Their vessel, Stay Foolish, was a 44-foot Island Packet 420 sailboat, also called a monohull sailboat. It had two bedrooms, two bathrooms, and it was designed for long-term “blue water cruising,” as opposed to shorter excursions like coastal sailing. They officially set sail from New Orleans in December 2017.
“The plan was to go all along the Gulf Coast,” she says. “We didn’t have any place we had to be at a specific time. We were just going to let the adventure take us where it would.”
She maintained a loose work schedule, and tried to avoid sailing during the work week, so that she could attend to sailing tasks—and so they could chronicle their eastward journey on Facebook. Since some previous clients came with her when she opened Business Law Group, she didn’t need to focus on bringing in new ones—although the adventure itself helped drum up business.
“I’ve literally had three or four people who are sailors or entrepreneurs call me just because of my story,” says Butler Schley. “I think that the story resonates with the type of clients that I look for.”

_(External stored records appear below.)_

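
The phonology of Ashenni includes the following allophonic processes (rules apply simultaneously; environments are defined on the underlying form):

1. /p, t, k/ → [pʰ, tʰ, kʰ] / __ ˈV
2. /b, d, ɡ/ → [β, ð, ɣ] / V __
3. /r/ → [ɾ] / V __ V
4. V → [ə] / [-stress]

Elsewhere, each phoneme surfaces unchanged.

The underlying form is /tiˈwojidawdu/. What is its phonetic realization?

[təˈwojəðəwdə]

/t/ (word-initial): rule 1 targets it, but not immediately before a stressed vowel → unchanged [t].
/i/ — between /t/ and /w/, in an unstressed syllable — surfaces as [ə] (rule 4).
/w/ — not in any rule's target class → [w].
/o/ (between /w/ and /j/) fails the environment for rule 4, so it stays [o].
/j/ (between /o/ and /i/): no rule targets it → [j].
/i/ — between /j/ and /d/, in an unstressed syllable — surfaces as [ə] (rule 4).
/d/ (between /i/ and /a/): immediately after a vowel, so rule 2 applies → [ð].
/a/ (between /d/ and /w/) occurs in an unstressed syllable → [ə] by rule 4.
/w/ (between /a/ and /d/): no rule targets it → [w].
/d/ (between /w/ and /u/): rule 2 targets it, but not immediately after a vowel → unchanged [d].
/u/ meets the environment for rule 4 (in an unstressed syllable) → [ə].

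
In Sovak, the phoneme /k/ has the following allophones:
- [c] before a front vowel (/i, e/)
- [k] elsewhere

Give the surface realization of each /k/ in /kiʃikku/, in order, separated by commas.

Occurrence 1 (position 1): before a front vowel → [c].
Occurrence 2 (position 5): no conditioning environment matches → elsewhere allophone [k].
Occurrence 3 (position 6): no conditioning environment matches → elsewhere allophone [k].

[c], [k], [k]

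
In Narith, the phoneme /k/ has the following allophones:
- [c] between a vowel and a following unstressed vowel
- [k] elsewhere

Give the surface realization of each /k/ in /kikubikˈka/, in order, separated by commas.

[k], [c], [k], [k]

Occurrence 1 (position 1): no conditioning environment matches → elsewhere allophone [k].
Occurrence 2 (position 3): between a vowel and a following unstressed vowel → [c].
Occurrence 3 (position 7): no conditioning environment matches → elsewhere allophone [k].
Occurrence 4 (position 8): no conditioning environment matches → elsewhere allophone [k].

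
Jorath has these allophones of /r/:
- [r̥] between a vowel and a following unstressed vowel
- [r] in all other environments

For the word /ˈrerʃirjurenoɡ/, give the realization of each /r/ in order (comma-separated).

[r], [r], [r], [r̥]

Occurrence 1 (position 1): no conditioning environment matches → elsewhere allophone [r].
Occurrence 2 (position 3): no conditioning environment matches → elsewhere allophone [r].
Occurrence 3 (position 6): no conditioning environment matches → elsewhere allophone [r].
Occurrence 4 (position 9): between a vowel and a following unstressed vowel → [r̥].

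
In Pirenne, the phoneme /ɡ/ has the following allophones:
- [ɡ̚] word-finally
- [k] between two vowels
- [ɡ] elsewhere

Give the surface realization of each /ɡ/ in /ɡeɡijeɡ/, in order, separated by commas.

[ɡ], [k], [ɡ̚]

Occurrence 1 (position 1): no conditioning environment matches → elsewhere allophone [ɡ].
Occurrence 2 (position 3): between two vowels → [k].
Occurrence 3 (position 7): word-finally → [ɡ̚].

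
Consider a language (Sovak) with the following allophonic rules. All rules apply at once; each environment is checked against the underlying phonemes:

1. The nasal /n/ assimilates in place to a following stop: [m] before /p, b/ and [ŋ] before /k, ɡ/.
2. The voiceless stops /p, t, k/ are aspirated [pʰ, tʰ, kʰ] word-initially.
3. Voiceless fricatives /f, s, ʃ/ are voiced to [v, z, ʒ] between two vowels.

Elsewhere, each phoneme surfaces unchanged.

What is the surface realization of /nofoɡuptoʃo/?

/n/ (word-initial) fails the environment for rule 1, so it stays [n].
/o/ (between /n/ and /f/) is unaffected → [o].
Rule 3 applies to /f/ (between /o/ and /o/: between two vowels) → [v].
/o/ — not in any rule's target class → [o].
/ɡ/ stays [ɡ].
/u/ — not in any rule's target class → [u].
/p/ (between /u/ and /t/): rule 2 targets it, but not word-initially → unchanged [p].
/t/ — between /p/ and /o/; rule 2 does not apply here → [t].
/o/ stays [o].
/ʃ/ (between /o/ and /o/) occurs between two vowels → [ʒ] by rule 3.
/o/ — not in any rule's target class → [o].

[novoɡuptoʒo]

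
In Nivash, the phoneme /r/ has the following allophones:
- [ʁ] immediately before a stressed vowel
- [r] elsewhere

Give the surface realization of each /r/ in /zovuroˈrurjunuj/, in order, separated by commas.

Occurrence 1 (position 5): no conditioning environment matches → elsewhere allophone [r].
Occurrence 2 (position 7): immediately before a stressed vowel → [ʁ].
Occurrence 3 (position 9): no conditioning environment matches → elsewhere allophone [r].

[r], [ʁ], [r]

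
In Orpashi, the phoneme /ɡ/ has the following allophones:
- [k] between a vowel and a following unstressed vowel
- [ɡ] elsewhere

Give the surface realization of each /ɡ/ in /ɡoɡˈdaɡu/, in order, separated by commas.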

They made about 20 stops during their trip. Some of her favorite spots included the “little, small artists’ town” of Apalachicola on the Florida panhandle, and “the famous pink hotel” in St. Pete Beach, Florida, which offered services that made digital nomading easier.
Six months into their adventure, on Butler Schley’s birthday in June, Rob surprised her with a marriage proposal, and the couple began to brainstorm ways to work their wedding into the journey. They wanted to have a destination wedding on the island of St. Lucia in the Caribbean, but time was working against them: “Every time hurricane season comes, you really have to have a good hurricane plan,” she says. Ultimately, they decided it was safer to leave the sailboat in Florida and fly to St. Lucia for the wedding in October 2018.
After the ceremony, the newly married couple reevaluated their sailing adventure.
“It took us pretty much a full year to get from New Orleans to St. Petersburg, Florida,” says Butler Schley. “We just realized that, if we were going to try to get from there to the Caribbean, we were going to encounter a bunch more problems.”
They decided to take a year-long break from sailing, and went back to New Orleans, leaving the sailboat in Cape Coral, Florida to charter to other southwest Florida sailors. The dogs surely appreciated the change in plans. “The boat literally feels like you’re standing on a washing machine, and the dogs were extremely unhappy,” she says.
Then, before they got back on the water, the COVID-19 pandemic hit. As interest for chartering sailboats declined, the couple started to receive more offers to buy their boat. They ended up making a tough decision: “We sold Stay Foolish just last year and ended up moving back onto land full time,” says Butler Schley. “Now we’re living in the Garden District in New Orleans.”
They’ll never be landlubbers, though. “We’ll continue to sail for the rest of our lives, but probably be doing more sailing in a charter capacity and less as full-time cruisers,” says Butler Schley.
And while Business Law Group is thriving, she doesn’t expect to work as a full-time lawyer on a sailboat again. “I think our biggest takeaway is that ‘destination happiness’ is a false premise, in that ultimately home is wherever you make it and happiness really comes from within,” says Butler Schley. “Which is a huge lesson because it really actually guides all of our decisions at this point.”
All told, the experience was life-changing. “Even though I had lived in New Orleans for many years, and I had traveled all along the Gulf Coast, you never see anything from the vantage point that you see it when you’re in a boat,” says Butler Schley. “You get a totally different perspective, and a really valuable perspective.